More black bears are regularly visiting the Pitkin County landfill than in the past. Meanwhile, some nearby residents are expressing fear for the bears’ health and community safety.
Pitkin County Solid Waste Director Cathy Hall said landfill staff have been counting about 30 regular bears eating trash and compost at the landfill in the last two summers. In previous years, she said, they numbered around 15 to 20.
Hall said the bears typically come into the landfill in the evening, after workers shut down machinery and head home for the night. When staff arrive in the morning, the bears are still there. Staff beep their car horns and run the bears off before starting up for the day.

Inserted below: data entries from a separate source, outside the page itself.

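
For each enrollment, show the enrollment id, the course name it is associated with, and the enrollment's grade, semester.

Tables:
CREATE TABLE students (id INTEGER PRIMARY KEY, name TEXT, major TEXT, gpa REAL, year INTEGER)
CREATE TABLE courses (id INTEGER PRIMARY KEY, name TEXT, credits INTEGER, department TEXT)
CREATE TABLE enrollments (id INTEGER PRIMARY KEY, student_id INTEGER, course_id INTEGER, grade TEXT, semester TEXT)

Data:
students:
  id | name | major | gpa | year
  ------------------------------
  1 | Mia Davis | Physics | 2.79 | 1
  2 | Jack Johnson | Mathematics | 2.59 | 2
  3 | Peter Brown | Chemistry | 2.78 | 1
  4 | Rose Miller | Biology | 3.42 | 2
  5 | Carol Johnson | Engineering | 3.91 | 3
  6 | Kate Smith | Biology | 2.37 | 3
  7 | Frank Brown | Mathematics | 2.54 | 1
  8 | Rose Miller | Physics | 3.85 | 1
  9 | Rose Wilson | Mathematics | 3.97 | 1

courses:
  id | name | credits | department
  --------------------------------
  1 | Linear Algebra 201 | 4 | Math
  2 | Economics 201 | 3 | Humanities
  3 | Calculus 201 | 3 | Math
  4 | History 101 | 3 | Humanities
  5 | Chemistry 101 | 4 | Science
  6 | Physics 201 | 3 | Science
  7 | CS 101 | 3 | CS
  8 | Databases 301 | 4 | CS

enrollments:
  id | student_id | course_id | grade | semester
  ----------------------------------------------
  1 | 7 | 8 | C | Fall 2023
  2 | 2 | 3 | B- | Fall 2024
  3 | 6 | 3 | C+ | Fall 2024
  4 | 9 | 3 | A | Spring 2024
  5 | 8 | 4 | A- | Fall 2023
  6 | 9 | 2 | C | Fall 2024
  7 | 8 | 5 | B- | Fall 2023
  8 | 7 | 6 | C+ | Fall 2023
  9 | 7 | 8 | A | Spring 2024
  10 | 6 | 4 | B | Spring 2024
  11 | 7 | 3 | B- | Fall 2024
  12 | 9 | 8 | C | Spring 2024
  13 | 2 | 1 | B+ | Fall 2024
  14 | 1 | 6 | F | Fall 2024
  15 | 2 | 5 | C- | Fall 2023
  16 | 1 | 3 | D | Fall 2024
SELECT c.id, p.name AS course, c.grade, c.semester FROM enrollments c JOIN courses p ON c.course_id = p.id

Execution result:
id | course | grade | semester
1 | Databases 301 | C | Fall 2023
2 | Calculus 201 | B- | Fall 2024
3 | Calculus 201 | C+ | Fall 2024
4 | Calculus 201 | A | Spring 2024
5 | History 101 | A- | Fall 2023
6 | Economics 201 | C | Fall 2024
7 | Chemistry 101 | B- | Fall 2023
8 | Physics 201 | C+ | Fall 2023
9 | Databases 301 | A | Spring 2024
10 | History 101 | B | Spring 2024
11 | Calculus 201 | B- | Fall 2024
12 | Databases 301 | C | Spring 2024
13 | Linear Algebra 201 | B+ | Fall 2024
14 | Physics 201 | F | Fall 2024
15 | Chemistry 101 | C- | Fall 2023
16 | Calculus 201 | D | Fall 2024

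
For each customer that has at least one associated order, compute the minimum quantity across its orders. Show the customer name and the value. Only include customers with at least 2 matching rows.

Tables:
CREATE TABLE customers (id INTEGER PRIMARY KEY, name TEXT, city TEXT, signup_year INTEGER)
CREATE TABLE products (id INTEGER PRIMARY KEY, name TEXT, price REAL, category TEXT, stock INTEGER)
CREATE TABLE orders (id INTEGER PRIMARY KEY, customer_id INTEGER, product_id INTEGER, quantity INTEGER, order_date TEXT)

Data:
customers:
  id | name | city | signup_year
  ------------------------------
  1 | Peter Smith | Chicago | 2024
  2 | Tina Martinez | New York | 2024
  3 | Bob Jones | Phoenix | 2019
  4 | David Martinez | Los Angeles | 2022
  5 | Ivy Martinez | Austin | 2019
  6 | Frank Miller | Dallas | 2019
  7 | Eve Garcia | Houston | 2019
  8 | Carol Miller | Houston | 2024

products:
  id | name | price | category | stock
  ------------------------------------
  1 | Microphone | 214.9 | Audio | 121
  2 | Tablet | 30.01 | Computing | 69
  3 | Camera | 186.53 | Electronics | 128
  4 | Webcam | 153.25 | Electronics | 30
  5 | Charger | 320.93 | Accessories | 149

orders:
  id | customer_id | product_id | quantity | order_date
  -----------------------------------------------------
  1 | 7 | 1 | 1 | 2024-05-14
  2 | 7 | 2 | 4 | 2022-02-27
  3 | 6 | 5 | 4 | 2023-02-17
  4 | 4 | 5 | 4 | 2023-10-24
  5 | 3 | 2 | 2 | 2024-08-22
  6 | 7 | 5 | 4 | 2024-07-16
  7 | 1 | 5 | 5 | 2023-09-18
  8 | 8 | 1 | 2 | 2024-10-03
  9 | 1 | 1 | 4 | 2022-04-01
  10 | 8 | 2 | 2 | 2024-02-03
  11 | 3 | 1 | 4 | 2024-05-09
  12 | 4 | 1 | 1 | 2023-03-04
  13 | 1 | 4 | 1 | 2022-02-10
SELECT p.name, MIN(c.quantity) AS min_quantity FROM orders c JOIN customers p ON c.customer_id = p.id GROUP BY p.id, p.name HAVING COUNT(*) >= 2

Execution result:
name | min_quantity
Peter Smith | 1
Bob Jones | 2
David Martinez | 1
Eve Garcia | 1
Carol Miller | 2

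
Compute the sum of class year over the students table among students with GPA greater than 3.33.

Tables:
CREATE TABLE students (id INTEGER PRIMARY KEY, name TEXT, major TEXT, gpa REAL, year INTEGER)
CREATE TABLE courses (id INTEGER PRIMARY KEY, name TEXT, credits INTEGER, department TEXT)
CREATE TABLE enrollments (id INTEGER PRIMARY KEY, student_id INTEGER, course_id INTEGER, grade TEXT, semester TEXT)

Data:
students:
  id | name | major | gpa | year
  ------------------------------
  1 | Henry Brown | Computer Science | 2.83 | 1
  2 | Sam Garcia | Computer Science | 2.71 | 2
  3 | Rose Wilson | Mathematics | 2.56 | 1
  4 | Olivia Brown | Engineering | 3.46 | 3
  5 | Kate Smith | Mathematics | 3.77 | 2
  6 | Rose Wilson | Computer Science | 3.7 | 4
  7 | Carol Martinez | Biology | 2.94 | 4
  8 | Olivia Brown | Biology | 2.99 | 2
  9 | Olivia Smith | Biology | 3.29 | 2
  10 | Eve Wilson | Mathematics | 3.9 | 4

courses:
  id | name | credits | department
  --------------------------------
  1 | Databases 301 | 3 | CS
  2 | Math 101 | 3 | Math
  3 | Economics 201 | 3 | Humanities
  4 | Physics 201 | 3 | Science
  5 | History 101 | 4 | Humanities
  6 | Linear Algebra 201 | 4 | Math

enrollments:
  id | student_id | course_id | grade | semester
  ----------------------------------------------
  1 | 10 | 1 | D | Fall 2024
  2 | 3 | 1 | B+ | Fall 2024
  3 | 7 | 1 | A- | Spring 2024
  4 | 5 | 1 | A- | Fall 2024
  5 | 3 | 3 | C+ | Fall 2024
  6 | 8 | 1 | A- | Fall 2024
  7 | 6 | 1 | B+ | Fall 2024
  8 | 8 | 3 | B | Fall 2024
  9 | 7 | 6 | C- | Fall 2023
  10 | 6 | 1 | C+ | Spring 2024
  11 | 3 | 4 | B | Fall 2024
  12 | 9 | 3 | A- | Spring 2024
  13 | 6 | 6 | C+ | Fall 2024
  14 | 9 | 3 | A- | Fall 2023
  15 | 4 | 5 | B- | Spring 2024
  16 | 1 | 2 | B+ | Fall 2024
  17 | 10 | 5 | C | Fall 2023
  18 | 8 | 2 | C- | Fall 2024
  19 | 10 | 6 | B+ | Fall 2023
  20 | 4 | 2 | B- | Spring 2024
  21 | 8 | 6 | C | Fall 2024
SELECT SUM(year) FROM students WHERE gpa > 3.33

Execution result:
13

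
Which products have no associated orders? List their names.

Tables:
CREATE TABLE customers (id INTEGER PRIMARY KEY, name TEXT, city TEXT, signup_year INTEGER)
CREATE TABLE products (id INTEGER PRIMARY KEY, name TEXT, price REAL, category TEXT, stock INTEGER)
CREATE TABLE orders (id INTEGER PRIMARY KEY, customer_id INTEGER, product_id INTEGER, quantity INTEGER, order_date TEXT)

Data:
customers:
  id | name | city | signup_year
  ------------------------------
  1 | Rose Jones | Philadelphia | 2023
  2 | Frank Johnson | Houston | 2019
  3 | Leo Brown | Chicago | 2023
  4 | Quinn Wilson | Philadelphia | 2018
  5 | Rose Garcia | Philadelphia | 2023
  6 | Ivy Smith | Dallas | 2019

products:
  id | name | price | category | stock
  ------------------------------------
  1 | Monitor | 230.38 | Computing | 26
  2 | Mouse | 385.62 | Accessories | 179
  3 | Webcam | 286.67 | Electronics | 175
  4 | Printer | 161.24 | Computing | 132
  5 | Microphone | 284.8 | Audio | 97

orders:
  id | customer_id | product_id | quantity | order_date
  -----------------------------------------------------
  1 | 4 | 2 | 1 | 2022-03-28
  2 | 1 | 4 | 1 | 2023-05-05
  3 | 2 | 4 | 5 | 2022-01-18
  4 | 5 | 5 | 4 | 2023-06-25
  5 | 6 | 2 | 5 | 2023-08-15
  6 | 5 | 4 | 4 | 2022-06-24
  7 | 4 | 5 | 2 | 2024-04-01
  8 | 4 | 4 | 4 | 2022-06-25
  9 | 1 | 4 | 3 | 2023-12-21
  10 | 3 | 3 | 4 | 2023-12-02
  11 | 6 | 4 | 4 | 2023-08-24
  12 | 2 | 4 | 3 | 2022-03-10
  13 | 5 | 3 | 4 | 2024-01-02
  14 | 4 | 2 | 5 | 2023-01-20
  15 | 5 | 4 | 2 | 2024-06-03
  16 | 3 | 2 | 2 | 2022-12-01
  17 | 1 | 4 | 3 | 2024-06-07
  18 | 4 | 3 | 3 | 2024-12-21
SELECT p.name FROM products p LEFT JOIN orders c ON c.product_id = p.id WHERE c.id IS NULL

Execution result:
Monitor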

Some of the ursine regulars have nicknames, like Lima Bean, Wheelo and Simon. Hall said over the last two winters, Simon has even been hibernating in a space underneath the scalehouse, a structure in the center of the landfill.
“I would be sitting here after we close, when it's quiet, and I would hear something big underneath, bumping into the floorboards,” she said.
Hall said Simon had torn down insulation from the building and built a bed for himself. When staff explored the bed in the spring, it was surrounded with food wrappers.
“It’s actually pretty sad … you’ll see their poop around and it will have plastic bags and stuff in it,” she said.
The bears are typically more interested in trash than compost. Landfill staff mix compost daily, adding wood chips and biosolids to the organic waste.
“I think they don't like it because it's mixed, and it's not really an open bowl of food source anymore,” Hall said.
Rachael Gonzales, public information officer for Colorado Parks and Wildlife’s northwest region, which includes Pitkin County, said bears eating at landfills is a general issue CPW is aware of.
Gonzales said a wet winter produced a strong summer crop of berries and vegetation that bears naturally feed on. Nonetheless, she said bears are opportunistic, eager to pack in as many calories as possible before hibernating for the winter.
Max Rand, a local resident at Aspen Valley Ranch, said he is concerned about the health of the landfill bears.
“I’m just concerned with what they’re ingesting — all the chemicals or whatever they’re eating up there and getting into … they’re possibly getting something stuck inside them and dying,” he said.
Looking through binoculars from where he lives, Rand said he saw at least 25 bears foraging in the trash at the landfill one night last week.
Hall said some community members in Aspen Village also have voiced concerns about the bears. The neighborhood lies within a short walking distance of the landfill.
She noted that the bears have never threatened staff at the landfill. Employees usually shoot the bears with rubber pellets when they’re young to keep them from getting comfortable with humans.
While Pitkin County commissioners and private citizens have proposed an electric fence for the landfill in the past, Hall said the idea isn’t very feasible. The fence would have to enclose about 260 acres of land, and maintaining it would be a tall task. She added that the fence could interrupt migration patterns for local elk herds.
Pitkin County Commissioner Greg Poschman said he believes in exploring ways to keep bears out of the landfill, but that it might be a losing battle.
“As the population increases and our impact on the land and the habitat increases, we’re living with bears now. … I don’t want the bears to lose in this equation,” Poschman said.
In addition to county discussions of an electric fence, CPW officials also proposed issuing limited hunting licenses for bears in the landfill. That idea also failed to gain traction.
Hall said she personally dislikes the idea of killing bears, even as a legal control method.
“I think it would be very unpopular with the public. It would be unpopular with me,” she said.